Best Practices for Handling Large Excel Files on OneDrive with a Self-Hosted Instance?

Best Practices for Handling Large Excel Files on OneDrive with a Self-Hosted Instance?

Hello everyone,

I'm looking for some guidance on the best practices for handling a common but challenging scenario: running an incremental update workflow that involves a large Excel file hosted on OneDrive for Business.

My Goal:

I have a workflow that needs to run several times a day. The logic is:

  1. Determine the timestamp of the last successful run.
  2. Query a Microsoft SQL Server database to get only the new records created since that timestamp.
  3. Process these new records (grouping, filtering, etc.).
  4. Add these new processed records to a master Excel file on OneDrive, preserving all the historical data.

The Problem:

My master Excel file is already large (~7-10 MB) and will continue to grow. I'm constantly running into Microsoft Graph API limitations, and I'm struggling to find a robust pattern that doesn't fail.

I have tried using the Microsoft Excel node, but any operation that needs to read the file's content (like Get Rows or even trying to get a list of the Tables in the sheet) fails with various errors, most commonly:

  • 400 - ResponsePayloadSizeLimitExceeded
  • 404 - Not Found when trying to select a Table, likely due to a timeout while parsing the large file.
  • Conversion failed when converting date/time... when passing date strings that the API doesn't like.

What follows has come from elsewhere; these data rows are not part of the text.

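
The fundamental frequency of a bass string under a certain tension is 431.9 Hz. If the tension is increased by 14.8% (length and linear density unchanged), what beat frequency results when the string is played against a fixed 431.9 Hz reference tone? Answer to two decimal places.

For a string, f ∝ √T, so the new frequency is 431.9·√1.148 = 462.7582 Hz.
f_beat = |462.7582 − 431.9| = 30.86 Hz.

30.86 Hz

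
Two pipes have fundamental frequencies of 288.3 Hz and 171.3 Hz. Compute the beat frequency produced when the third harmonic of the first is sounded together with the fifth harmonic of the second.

Third harmonic of the first: 3·288.3 = 864.9 Hz.
Fifth harmonic of the second: 5·171.3 = 856.5 Hz.
f_beat = |864.9 − 856.5| = 8.4 Hz.

8.4 Hz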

I understand that the recommended approach for large files is to avoid the Microsoft Excel node and instead use the OneDrive node (to Download/Upload) in combination with the Extract from File / Convert to File nodes.

My Question:

Given that I am on a self-hosted n8n instance and will always be working with large datasets, what is the definitive, community-approved "best practice" for this incremental update loop?

Specifically:

  • For Reading/Getting the Timestamp: Should I use the OneDrive (Get) operation to fetch the file's lastModifiedDateTime property? Or is it better to Download the entire file and use Extract from File to read a specific column and find the max date?
  • For Writing/Appending: Since I can't use the Microsoft Excel (Append Rows) node due to the file size, is the correct pattern to always:
    1. Download the full original file.
    2. Read it with Extract from File.
    3. Get new data from SQL.
    4. Merge the old and new data together inside the workflow.
    5. Use Convert to File to create a new, complete Excel file.
    6. Use OneDrive (Upload) to overwrite the old file.

This "read-all, merge, write-all" pattern seems like the most robust way to avoid the API errors, but I want to confirm if this is the standard approach or if there's a more efficient way to handle this on a self-hosted instance.

My Setup:

n8n Version: 1.110.1
Hosting: Self-Hosted
Database: Microsoft SQL Server
File Storage: OneDrive for Business (SharePoint)

Thanks so much for sharing your expertise and any example workflows you might have!

hello @Ruben_G

Best practice is not to use Excel for anything larger a cople of MBs. Better to use databases for that. Even CSV is better, because there you can quite easily append content.

Additionally, Excel has a significant limitation - it can store a maximum of 1 million rows on a sheet.